Le Daim, de Quentin Dupieux

Le Daim : une comédie vestimentaire franco-belge de Quentin Dupieux taillée sur-mesure pour Jean Dujardin.

 

Georges (Jean Dujardin), dans ce film un peu fou sur la folie prédatrice d’un homme livré à sa lubie, rêve d’être le seul homme à porter un blouson. Il s’offre d’ailleurs, d’occasion, un magnifique blouson à franges, made in Italy, 100 % daim – dont l’étiquette a été enlevée par son premier propriétaire parce qu’elle grattait.

Et ce blouson quant à lui rêve d’être le seul blouson sur Terre. Les deux faisant la paire, s’ensuit une sorte de chasse grand-guignolesque, aussi cocasse que sans pitié, à tout ce qui porte blouson, menée par Georges en personne. Sa barbe poivre-et-sel et son allure lambda plutôt bonhomme masquent mal son rapport agressif vis-à-vis d’une certaine catégorie de vêtements.

NB : on avait rarement vu pitch plus loufoque depuis un bail.

Décors gris, beiges, déclinant des camaïeux de couleurs évoquant le pelage d’un daim (Dama dama) ; seconds rôles décisifs ; situations absurdes franchement désopilantes (qui sont la marque stylistique de Quentin Dupieux) ; dialogues offrant de belles réparties dignes d’un film de Bertrand Blier, Le Daim est une brillante petite œuvre au surréalisme assumé (1h17 seulement). En son cœur : la névrose délirante, mégalomaniaque et perverse d’un homme seul, manipulateur, d’une antipathie assez désinhibée, bien décidé à annihiler promptement celles et ceux qui contrecarreraient son projet d’être le seul et unique, ici-bas, à porter un blouson. 

GeorgesGeorges (Jean Dujardin) se trouve décidément très classe. Avec sa nouvelle veste en peau de bête tannée, ça bute.

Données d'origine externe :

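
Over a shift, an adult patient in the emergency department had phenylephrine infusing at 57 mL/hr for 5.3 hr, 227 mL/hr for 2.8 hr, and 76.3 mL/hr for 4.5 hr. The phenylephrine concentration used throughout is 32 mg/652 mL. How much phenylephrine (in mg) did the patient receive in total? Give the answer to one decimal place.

62.9 mg

Concentration = 32 mg ÷ 652 mL = 0.04907975 mg/mL
Stage 1: 57 mL/hr × 5.3 hr = 302.1 mL → 302.1 mL × 0.04907975 mg/mL = 14.82699 mg
Stage 2: 227 mL/hr × 2.8 hr = 635.6 mL → 635.6 mL × 0.04907975 mg/mL = 31.19509 mg
Stage 3: 76.3 mL/hr × 4.5 hr = 343.35 mL → 343.35 mL × 0.04907975 mg/mL = 16.85153 mg
Total = 14.82699 + 31.19509 + 16.85153 = 62.87362 mg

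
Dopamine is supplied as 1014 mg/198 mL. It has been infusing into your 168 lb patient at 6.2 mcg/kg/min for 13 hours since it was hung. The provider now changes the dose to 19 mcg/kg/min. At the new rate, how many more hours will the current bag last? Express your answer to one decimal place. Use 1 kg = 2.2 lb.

7.4 hours

Initial rate:
Weight = 168 lb ÷ 2.2 lb/kg = 76.36364 kg
Dose = 6.2 mcg/kg/min × 76.36364 kg = 473.4545 mcg/min
473.4545 mcg/min × 60 min/hr = 28407.27 mcg/hr
Concentration = 1014 mg ÷ 198 mL = 5.121212 mg/mL = 5121.212 mcg/mL
Rate = 28407.27 mcg/hr ÷ 5121.212 mcg/mL = 5.546982 mL/hr
Volume infused so far = 5.546982 mL/hr × 13 hr = 72.11077 mL
Volume remaining = 198 − 72.11077 = 125.8892 mL
New rate:
Dose = 19 mcg/kg/min × 76.36364 kg = 1450.909 mcg/min
1450.909 mcg/min × 60 min/hr = 87054.55 mcg/hr
Rate = 87054.55 mcg/hr ÷ 5121.212 mcg/mL = 16.99882 mL/hr
Time remaining = 125.8892 mL ÷ 16.99882 mL/hr = 7.405764 hr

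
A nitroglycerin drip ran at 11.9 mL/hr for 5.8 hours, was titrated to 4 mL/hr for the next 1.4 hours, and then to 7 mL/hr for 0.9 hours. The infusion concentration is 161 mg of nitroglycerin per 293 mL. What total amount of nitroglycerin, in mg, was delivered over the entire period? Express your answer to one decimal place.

44.5 mg

Concentration = 161 mg ÷ 293 mL = 0.5494881 mg/mL
Stage 1: 11.9 mL/hr × 5.8 hr = 69.02 mL → 69.02 mL × 0.5494881 mg/mL = 37.92567 mg
Stage 2: 4 mL/hr × 1.4 hr = 5.6 mL → 5.6 mL × 0.5494881 mg/mL = 3.077133 mg
Stage 3: 7 mL/hr × 0.9 hr = 6.3 mL → 6.3 mL × 0.5494881 mg/mL = 3.461775 mg
Total = 37.92567 + 3.077133 + 3.461775 = 44.46457 mg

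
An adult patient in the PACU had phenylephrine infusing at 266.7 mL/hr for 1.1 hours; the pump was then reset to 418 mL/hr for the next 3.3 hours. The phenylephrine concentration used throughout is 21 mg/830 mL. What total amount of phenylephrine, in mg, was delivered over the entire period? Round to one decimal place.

Concentration = 21 mg ÷ 830 mL = 0.0253012 mg/mL
Stage 1: 266.7 mL/hr × 1.1 hr = 293.37 mL → 293.37 mL × 0.0253012 mg/mL = 7.422614 mg
Stage 2: 418 mL/hr × 3.3 hr = 1379.4 mL → 1379.4 mL × 0.0253012 mg/mL = 34.90048 mg
Total = 7.422614 + 34.90048 = 42.3231 mg

42.3 mg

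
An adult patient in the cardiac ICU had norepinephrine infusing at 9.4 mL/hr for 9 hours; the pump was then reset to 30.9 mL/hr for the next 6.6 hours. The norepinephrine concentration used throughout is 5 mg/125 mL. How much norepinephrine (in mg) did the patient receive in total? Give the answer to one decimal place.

11.5 mg

Concentration = 5 mg ÷ 125 mL = 0.04 mg/mL
Stage 1: 9.4 mL/hr × 9 hr = 84.6 mL → 84.6 mL × 0.04 mg/mL = 3.384 mg
Stage 2: 30.9 mL/hr × 6.6 hr = 203.94 mL → 203.94 mL × 0.04 mg/mL = 8.1576 mg
Total = 3.384 + 8.1576 = 11.5416 mg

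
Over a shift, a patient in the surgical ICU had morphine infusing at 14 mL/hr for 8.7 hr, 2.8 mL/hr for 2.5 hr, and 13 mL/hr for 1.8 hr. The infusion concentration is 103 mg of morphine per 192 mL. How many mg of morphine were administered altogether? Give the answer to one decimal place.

Concentration = 103 mg ÷ 192 mL = 0.5364583 mg/mL
Stage 1: 14 mL/hr × 8.7 hr = 121.8 mL → 121.8 mL × 0.5364583 mg/mL = 65.34062 mg
Stage 2: 2.8 mL/hr × 2.5 hr = 7 mL → 7 mL × 0.5364583 mg/mL = 3.755208 mg
Stage 3: 13 mL/hr × 1.8 hr = 23.4 mL → 23.4 mL × 0.5364583 mg/mL = 12.55313 mg
Total = 65.34062 + 3.755208 + 12.55313 = 81.64896 mg

81.6 mg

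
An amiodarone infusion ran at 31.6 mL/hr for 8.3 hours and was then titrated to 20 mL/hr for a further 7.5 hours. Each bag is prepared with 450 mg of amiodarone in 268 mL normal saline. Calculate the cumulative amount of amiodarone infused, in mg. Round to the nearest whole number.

692 mg

Concentration = 450 mg ÷ 268 mL = 1.679104 mg/mL
Stage 1: 31.6 mL/hr × 8.3 hr = 262.28 mL → 262.28 mL × 1.679104 mg/mL = 440.3955 mg
Stage 2: 20 mL/hr × 7.5 hr = 150 mL → 150 mL × 1.679104 mg/mL = 251.8657 mg
Total = 440.3955 + 251.8657 = 692.2612 mg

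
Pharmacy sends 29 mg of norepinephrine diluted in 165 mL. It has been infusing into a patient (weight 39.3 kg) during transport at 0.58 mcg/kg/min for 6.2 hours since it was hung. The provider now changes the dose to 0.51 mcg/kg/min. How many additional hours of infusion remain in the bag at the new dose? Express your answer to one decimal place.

Initial rate:
Dose = 0.58 mcg/kg/min × 39.3 kg = 22.794 mcg/min
22.794 mcg/min × 60 min/hr = 1367.64 mcg/hr
Concentration = 29 mg ÷ 165 mL = 0.1757576 mg/mL = 175.7576 mcg/mL
Rate = 1367.64 mcg/hr ÷ 175.7576 mcg/mL = 7.7814 mL/hr
Volume infused so far = 7.7814 mL/hr × 6.2 hr = 48.24468 mL
Volume remaining = 165 − 48.24468 = 116.7553 mL
New rate:
Dose = 0.51 mcg/kg/min × 39.3 kg = 20.043 mcg/min
20.043 mcg/min × 60 min/hr = 1202.58 mcg/hr
Rate = 1202.58 mcg/hr ÷ 175.7576 mcg/mL = 6.842266 mL/hr
Time remaining = 116.7553 mL ÷ 6.842266 mL/hr = 17.06384 hr

17.1 hours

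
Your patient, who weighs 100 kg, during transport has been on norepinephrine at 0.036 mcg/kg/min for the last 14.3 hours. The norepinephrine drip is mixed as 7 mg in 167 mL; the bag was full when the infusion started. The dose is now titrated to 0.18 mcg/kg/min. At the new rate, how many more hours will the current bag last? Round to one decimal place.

3.6 hours

Initial rate:
Dose = 0.036 mcg/kg/min × 100 kg = 3.6 mcg/min
3.6 mcg/min × 60 min/hr = 216 mcg/hr
Concentration = 7 mg ÷ 167 mL = 0.04191617 mg/mL = 41.91617 mcg/mL
Rate = 216 mcg/hr ÷ 41.91617 mcg/mL = 5.153143 mL/hr
Volume infused so far = 5.153143 mL/hr × 14.3 hr = 73.68994 mL
Volume remaining = 167 − 73.68994 = 93.31006 mL
New rate:
Dose = 0.18 mcg/kg/min × 100 kg = 18 mcg/min
18 mcg/min × 60 min/hr = 1080 mcg/hr
Rate = 1080 mcg/hr ÷ 41.91617 mcg/mL = 25.76571 mL/hr
Time remaining = 93.31006 mL ÷ 25.76571 mL/hr = 3.621481 hr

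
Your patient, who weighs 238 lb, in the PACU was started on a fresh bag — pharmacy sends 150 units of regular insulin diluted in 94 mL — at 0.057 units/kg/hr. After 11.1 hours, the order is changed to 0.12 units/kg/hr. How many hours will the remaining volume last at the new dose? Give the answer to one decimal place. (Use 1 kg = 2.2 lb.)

Initial rate:
Weight = 238 lb ÷ 2.2 lb/kg = 108.1818 kg
Dose = 0.057 units/kg/hr × 108.1818 kg = 6.166364 units/hr
Concentration = 150 units ÷ 94 mL = 1.595745 units/mL
Rate = 6.166364 units/hr ÷ 1.595745 units/mL = 3.864255 mL/hr
Volume infused so far = 3.864255 mL/hr × 11.1 hr = 42.89323 mL
Volume remaining = 94 − 42.89323 = 51.10677 mL
New rate:
Dose = 0.12 units/kg/hr × 108.1818 kg = 12.98182 units/hr
Rate = 12.98182 units/hr ÷ 1.595745 units/mL = 8.135273 mL/hr
Time remaining = 51.10677 mL ÷ 8.135273 mL/hr = 6.282122 hr

6.3 hours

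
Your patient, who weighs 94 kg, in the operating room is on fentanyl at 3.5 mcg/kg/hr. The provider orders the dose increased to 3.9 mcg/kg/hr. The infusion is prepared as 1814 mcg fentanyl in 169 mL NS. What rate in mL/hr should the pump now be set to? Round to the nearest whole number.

34 mL/hr

Dose = 3.9 mcg/kg/hr × 94 kg = 366.6 mcg/hr
Concentration = 1814 mcg ÷ 169 mL = 10.73373 mcg/mL
Rate = 366.6 mcg/hr ÷ 10.73373 mcg/mL = 34.15402 mL/hr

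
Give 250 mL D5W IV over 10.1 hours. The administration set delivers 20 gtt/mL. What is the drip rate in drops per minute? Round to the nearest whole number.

250 mL ÷ (10.1 hr × 60 = 606 min) = 0.4125413 mL/min
0.4125413 mL/min × 20 gtt/mL = 8.250825 gtt/min

8 gtt/min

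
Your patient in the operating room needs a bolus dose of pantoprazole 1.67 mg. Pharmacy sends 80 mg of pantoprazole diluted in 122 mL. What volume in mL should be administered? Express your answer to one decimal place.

2.5 mL

Concentration = 80 mg ÷ 122 mL = 0.6557377 mg/mL
Volume = 1.67 mg ÷ 0.6557377 mg/mL = 2.54675 mL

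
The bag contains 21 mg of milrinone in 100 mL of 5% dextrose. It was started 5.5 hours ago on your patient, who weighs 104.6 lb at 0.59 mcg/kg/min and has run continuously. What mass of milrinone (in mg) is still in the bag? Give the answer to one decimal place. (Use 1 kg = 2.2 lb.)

11.7 mg

Weight = 104.6 lb ÷ 2.2 lb/kg = 47.54545 kg
Dose = 0.59 mcg/kg/min × 47.54545 kg = 28.05182 mcg/min
28.05182 mcg/min × 60 min/hr = 1683.109 mcg/hr
Concentration = 21 mg ÷ 100 mL = 0.21 mg/mL = 210 mcg/mL
Rate = 1683.109 mcg/hr ÷ 210 mcg/mL = 8.014805 mL/hr
Volume infused = 8.014805 mL/hr × 5.5 hr = 44.08143 mL
Volume remaining = 100 − 44.08143 = 55.91857 mL
Drug remaining = 55.91857 mL × 210 mcg/mL = 11742.9 mcg = 11.7429 mg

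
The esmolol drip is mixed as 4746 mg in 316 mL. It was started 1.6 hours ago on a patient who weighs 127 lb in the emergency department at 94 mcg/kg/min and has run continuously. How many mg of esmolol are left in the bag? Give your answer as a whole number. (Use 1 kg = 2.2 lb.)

4225 mg

Weight = 127 lb ÷ 2.2 lb/kg = 57.72727 kg
Dose = 94 mcg/kg/min × 57.72727 kg = 5426.364 mcg/min
5426.364 mcg/min × 60 min/hr = 325581.8 mcg/hr
Concentration = 4746 mg ÷ 316 mL = 15.01899 mg/mL = 15018.99 mcg/mL
Rate = 325581.8 mcg/hr ÷ 15018.99 mcg/mL = 21.67801 mL/hr
Volume infused = 21.67801 mL/hr × 1.6 hr = 34.68482 mL
Volume remaining = 316 − 34.68482 = 281.3152 mL
Drug remaining = 281.3152 mL × 15018.99 mcg/mL = 4225069 mcg = 4225.069 mg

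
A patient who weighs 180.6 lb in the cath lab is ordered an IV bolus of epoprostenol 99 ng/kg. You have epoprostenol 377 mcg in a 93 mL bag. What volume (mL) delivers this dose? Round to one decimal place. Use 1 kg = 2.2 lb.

Weight = 180.6 lb ÷ 2.2 lb/kg = 82.09091 kg
Dose = 99 ng/kg × 82.09091 kg = 8127 ng
Concentration = 377 mcg ÷ 93 mL = 4.053763 mcg/mL = 4053.763 ng/mL
Volume = 8127 ng ÷ 4053.763 ng/mL = 2.004804 mL

2.0 mL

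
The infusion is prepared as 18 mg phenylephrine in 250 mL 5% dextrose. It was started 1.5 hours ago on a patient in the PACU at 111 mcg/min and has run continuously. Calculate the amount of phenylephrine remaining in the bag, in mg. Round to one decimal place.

111 mcg/min × 60 min/hr = 6660 mcg/hr
Concentration = 18 mg ÷ 250 mL = 0.072 mg/mL = 72 mcg/mL
Rate = 6660 mcg/hr ÷ 72 mcg/mL = 92.5 mL/hr
Volume infused = 92.5 mL/hr × 1.5 hr = 138.75 mL
Volume remaining = 250 − 138.75 = 111.25 mL
Drug remaining = 111.25 mL × 72 mcg/mL = 8010 mcg = 8.01 mg

8.0 mg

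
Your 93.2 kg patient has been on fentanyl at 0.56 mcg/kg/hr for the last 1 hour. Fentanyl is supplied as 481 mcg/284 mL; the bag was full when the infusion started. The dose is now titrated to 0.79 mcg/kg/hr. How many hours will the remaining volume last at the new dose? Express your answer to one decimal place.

Initial rate:
Dose = 0.56 mcg/kg/hr × 93.2 kg = 52.192 mcg/hr
Concentration = 481 mcg ÷ 284 mL = 1.693662 mcg/mL
Rate = 52.192 mcg/hr ÷ 1.693662 mcg/mL = 30.81607 mL/hr
Volume infused so far = 30.81607 mL/hr × 1 hr = 30.81607 mL
Volume remaining = 284 − 30.81607 = 253.1839 mL
New rate:
Dose = 0.79 mcg/kg/hr × 93.2 kg = 73.628 mcg/hr
Rate = 73.628 mcg/hr ÷ 1.693662 mcg/mL = 43.47267 mL/hr
Time remaining = 253.1839 mL ÷ 43.47267 mL/hr = 5.82398 hr

5.8 hours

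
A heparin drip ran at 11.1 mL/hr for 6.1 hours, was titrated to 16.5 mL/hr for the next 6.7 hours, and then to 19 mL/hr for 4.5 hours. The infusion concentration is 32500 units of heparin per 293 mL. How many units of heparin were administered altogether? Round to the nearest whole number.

29257 units

Concentration = 32500 units ÷ 293 mL = 110.9215 units/mL
Stage 1: 11.1 mL/hr × 6.1 hr = 67.71 mL → 67.71 mL × 110.9215 units/mL = 7510.495 units
Stage 2: 16.5 mL/hr × 6.7 hr = 110.55 mL → 110.55 mL × 110.9215 units/mL = 12262.37 units
Stage 3: 19 mL/hr × 4.5 hr = 85.5 mL → 85.5 mL × 110.9215 units/mL = 9483.788 units
Total = 7510.495 + 12262.37 + 9483.788 = 29256.66 units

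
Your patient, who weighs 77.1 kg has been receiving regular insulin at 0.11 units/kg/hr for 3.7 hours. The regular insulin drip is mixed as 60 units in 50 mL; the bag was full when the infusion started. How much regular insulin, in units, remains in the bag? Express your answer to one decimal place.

Dose = 0.11 units/kg/hr × 77.1 kg = 8.481 units/hr
Concentration = 60 units ÷ 50 mL = 1.2 units/mL
Rate = 8.481 units/hr ÷ 1.2 units/mL = 7.0675 mL/hr
Volume infused = 7.0675 mL/hr × 3.7 hr = 26.14975 mL
Volume remaining = 50 − 26.14975 = 23.85025 mL
Drug remaining = 23.85025 mL × 1.2 units/mL = 28.6203 units

28.6 units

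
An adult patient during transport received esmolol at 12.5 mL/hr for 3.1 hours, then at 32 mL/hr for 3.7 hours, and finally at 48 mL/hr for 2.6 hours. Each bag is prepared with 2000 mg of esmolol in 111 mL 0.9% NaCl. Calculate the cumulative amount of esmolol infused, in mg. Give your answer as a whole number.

Concentration = 2000 mg ÷ 111 mL = 18.01802 mg/mL
Stage 1: 12.5 mL/hr × 3.1 hr = 38.75 mL → 38.75 mL × 18.01802 mg/mL = 698.1982 mg
Stage 2: 32 mL/hr × 3.7 hr = 118.4 mL → 118.4 mL × 18.01802 mg/mL = 2133.333 mg
Stage 3: 48 mL/hr × 2.6 hr = 124.8 mL → 124.8 mL × 18.01802 mg/mL = 2248.649 mg
Total = 698.1982 + 2133.333 + 2248.649 = 5080.18 mg

5080 mg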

À l’instar de Denise (Adèle Haenel), serveuse dans le bar où Georges échoue pour écluser quelque whisky, on pourra s’interroger longuement sur cette allégorie du blouson unique. Au bout du compte, ce blouson sans égal serait-il la métaphore des idées qu’on porte, qu’on transmet, qu’on échange, dont on se pare – mais qu’également on cherche, parfois, à éradiquer par tous les moyens, y compris l’exécution, l’élimination physique, de quiconque porterait une idée opposée aux nôtres – car on considère que seules celles-ci sont valables et dignes de considération ? De la même façon que pour éradiquer les blousons, on en arrive à éliminer ceux qui les portent, pour supprimer une idée, n’est-on pas enclin à supprimer ceux qui les incarnent ?

En cette période où, tout en s’en défendant de le faire, l’État policier s’échine à emprisonner, mutiler, estourbir, museler, harceler, châtier, humilier non pas, comme Georges, les porteurs de blouson, mais les porteurs de gilets jaunes, on ne pourra qu’apprécier sans retenue la portée de ce film étrange. Au sujet duquel toutes les interprétations restent ouvertes, naturellement.

Le Daim, donc : de la farce, épicée par une certaine idée du dédain… pour la vie d’autrui.


Le Daim – Film d’horreur comique franco-belge de Quentin Dupieux – Avec Jean Dujardin, Adèle Haenel, Pierre Gommé, Marie Bunel… – Durée : 1h17 – Sortie le 19 juin 2019 – 5 nominations à la Quinzaine des Réalisateur du festival de Cannes 2019.